When looking for a partner, you can’t just look at the “Three Views”? “24 Conditions” The closer we are, the happier we are together
If you want the other person to go on the second date, you can also check whether your conditions match the other person’s, and the chance of developing a romantic relationship in the future will be higher. The study “Personality and Individual Differences” points out that the closer the “24 conditions” are to the person you are dating, the higher the chance that you will become a romantic partner with them in the future, and your happiness will increase after being together.
The 24 conditions are: lifestyle, outlook, emotional state, birth background, sociality, romantic personality, moral values, family situation, eating habits, perceptual ability, social class, religious beliefs, herd behavior, leisure hobbies, appearance, Work style, conflict resolution, empathy, sense of humor, place of residence, conversation skills, intelligence, enthusiasm, and activity participation.
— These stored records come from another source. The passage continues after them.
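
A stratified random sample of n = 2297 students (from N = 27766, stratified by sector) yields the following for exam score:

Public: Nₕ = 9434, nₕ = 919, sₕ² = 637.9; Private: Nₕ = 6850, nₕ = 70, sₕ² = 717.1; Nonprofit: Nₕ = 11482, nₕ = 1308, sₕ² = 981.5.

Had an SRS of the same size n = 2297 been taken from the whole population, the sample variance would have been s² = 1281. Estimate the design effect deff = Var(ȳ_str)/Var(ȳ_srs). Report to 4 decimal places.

1.5700

Var(ȳ_str) = Σ Wₕ²(1−fₕ)sₕ²/nₕ with Wₕ = Nₕ/27766:
  Public: (9434/27766)²·(1−919/9434)·637.9/919 = 0.072325422
  Private: (6850/27766)²·(1−70/6850)·717.1/70 = 0.61712808
  Nonprofit: (11482/27766)²·(1−1308/11482)·981.5/1308 = 0.11370124
  → Var(ȳ_str) = 0.80315474.
Var(ȳ_srs) = (1 − 2297/27766)·1281/2297 = 0.51154837.
deff = 0.80315474 / 0.51154837 = 1.5700.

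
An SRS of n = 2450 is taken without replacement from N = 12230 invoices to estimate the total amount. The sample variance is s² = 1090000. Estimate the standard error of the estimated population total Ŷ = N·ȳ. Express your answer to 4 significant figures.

Var(Ŷ) = N²·Var(ȳ) = N²·(1 − n/N)·s²/n.
f = 2450/12230 = 0.20032706; Var(ȳ) = 0.79967294·1090000/2450 = 355.77286.
Var(Ŷ) = 12230² · 355.77286 = 5.3213978 × 10^10.
SE(Ŷ) = √(5.3213978 × 10^10) = 230700.

230700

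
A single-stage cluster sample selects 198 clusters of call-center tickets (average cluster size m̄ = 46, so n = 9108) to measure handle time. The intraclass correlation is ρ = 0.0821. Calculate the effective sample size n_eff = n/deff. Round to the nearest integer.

deff = 1 + (46 − 1)·0.0821 = 1 + 3.6945 = 4.6945.
n_eff = 9108 / 4.6945 = 1940.

1940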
If further distinguished by gender, men are more concerned about similarities in “emotional state” and “activity participation,” while women are more concerned about similarities in lifestyle, opinions, morals, conformity, appearance, and empathy. Research suggests this is because women traditionally invest more in raising children and are therefore more selective in their choice of partners. The more of the above characteristics, the greater the chance of becoming a potential partner.